Later on, I came to know that Saddam's mom was our newly appointed chuta booa, or part-time housemaid, who lived in the nearby slum. She had two sons. The elder one was named after Saddam Hussein, and the younger one after Bush. What a coexistence of two archrivals! At that time Saddam was alive.
A few days later, Saddam's mom came to our house with a friend. The friend was a young woman in the mid-20s, and her daughter. She, recently divorced, came from another slum to stay with Saddam's mom for a few days.
After a week, Saddam's mom came to our house, sobbing like a baby.
"What's happened to you? Why are you crying?"

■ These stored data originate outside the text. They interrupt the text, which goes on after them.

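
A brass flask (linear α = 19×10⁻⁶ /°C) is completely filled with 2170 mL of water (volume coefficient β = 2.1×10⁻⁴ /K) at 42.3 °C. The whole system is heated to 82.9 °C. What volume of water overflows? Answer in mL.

The flask also expands: β_container ≈ 3α = 5.7×10⁻⁵ /K
Net overflow = V₀(β_liq − 3α_cont)ΔT
β − 3α = 2.10×10⁻⁴ − 5.7×10⁻⁵ = 1.53×10⁻⁴ /K; ΔT = 40.6 K
ΔV = 2170 × 1.53×10⁻⁴ × 40.6 = 13.5 mL

13.5 mL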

"Yesterday Bush's dad fled away with my friend."
"Where?"
"I don't know; perhaps to another slum."
Poor soul, what will she do with her two sons? How will she feed them; let alone meet their other basic needs? During the time of distress of her friend, as she was divorced, she extended her hands to her to heal her wounds, only to be repaid in such a cruel way.
There was every possibility that Bush's dad fled with the friend of Saddam's mom to a remote slum in Dhaka city -- far from the slum in which he had lived with Saddam's mom. It is impossible for Saddam's mom to find them, as slum dwellers are untraceable when they move from one slum to another.

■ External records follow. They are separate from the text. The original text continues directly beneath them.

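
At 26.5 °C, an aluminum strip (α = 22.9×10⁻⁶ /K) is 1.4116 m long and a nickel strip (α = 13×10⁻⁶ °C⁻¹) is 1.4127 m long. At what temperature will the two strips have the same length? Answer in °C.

T = 105.3 °C

Equal length when α₁L₁ΔT − α₂L₂ΔT = L₂ − L₁ = 1.10×10⁻³ m
α₁L₁ = 3.232564×10⁻⁵, α₂L₂ = 1.83651×10⁻⁵ → Δ(αL) = 1.396054×10⁻⁵ m/K
ΔT = 1.10×10⁻³ / 1.396054×10⁻⁵ = 78.794 K, so T = 26.5 + 78.794 = 105.294 °C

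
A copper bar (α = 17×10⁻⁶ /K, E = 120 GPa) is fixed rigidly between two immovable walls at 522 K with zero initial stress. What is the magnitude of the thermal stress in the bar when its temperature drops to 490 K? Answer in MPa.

σ = 65.3 MPa

Fully constrained: the free strain ε = αΔT is blocked, so σ = Eε = EαΔT.
|ΔT| = 32 K
σ = 120×10⁹ × 17×10⁻⁶ × 32 = 6.53×10⁷ Pa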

Anyway, that was not the end of the story. A few more days passed, and Saddam's mom came to our house smiling, beaming with joy.
"What's happened to you, Saddam's mom? You look so happy."
"Last night Bush's dad came back, dumping that woman."
Perhaps Bush's dad married the friend of Saddam's mom after they had fled; and he divorced her before he came back to Saddam's mom. In the slums, marriage and the divorce take place in such an easy way.
"You know well that one and a half kg sweet is enough for a marriage to take place in the slum," I once overheard a slum-dwelling woman telling another. That comment is nearly true. To hold a marriage in a slum one needs the bride and the bridegroom, a moulobi, two men, or a man and two women, as the witnesses to the marriage, and two kg of sweet to be distributed among the few guests who come to attend the marriage ceremony.
Marriage registration is almost unknown to slum dwellers. To divorce a wife is easier than to marry her. Out of ignorance of the religious edict to be followed by the husband regarding divorce, people living in the slums believe that to divorce the wife the man needs to utter the word Talak three times in a row and the marriage dissolves immediately.
According to Islam, to divorce the wife a man needs to pronounce the word Talak three times, not at once but once on each consecutive three moons. That means it takes three months to divorce a wife. After pronouncing the word talak once or twice, a man has the time to ponder whether or not to pronounce the word the third time.
Civil law in Bangladesh has laid out the ways by which the wife can divorce the husband, and vice versa. It is mandatory to follow that civil law.
Marriage registration in Bangladesh, another civil law, is also compulsory. But, in most cases, the law is not followed in the slums, as if they belong to a different world -- an unknown world outside the reach of the law of the land.
In Bangladesh, we are divided into two societies -- the haves and the have-nots. The slum dwellers, who belong to the have-nots, are living in the world of lawlessness. The biggest sufferers of the lawlessness in the slum-world are the women.
It is very common in the slum to see a man abandon his family at will, leaving behind no trace. Feeding the children becomes the sole responsibility of the mother, who herself is helpless. A street urchin, when asked about his family, answers, "I live with my mom and other siblings. I don't know where my dad is, he left us long ago."
It is time to make the people living in the slums aware about the personal (religious) and civil laws regarding marriage and divorce. The government and NGOs may conduct an awareness program on marriage and divorce in the slum.
TV and radio programs, documentaries and short films may also help. These awareness programs will also help the people living in the villages to get rid of their age-old ignorance about marriage and divorce.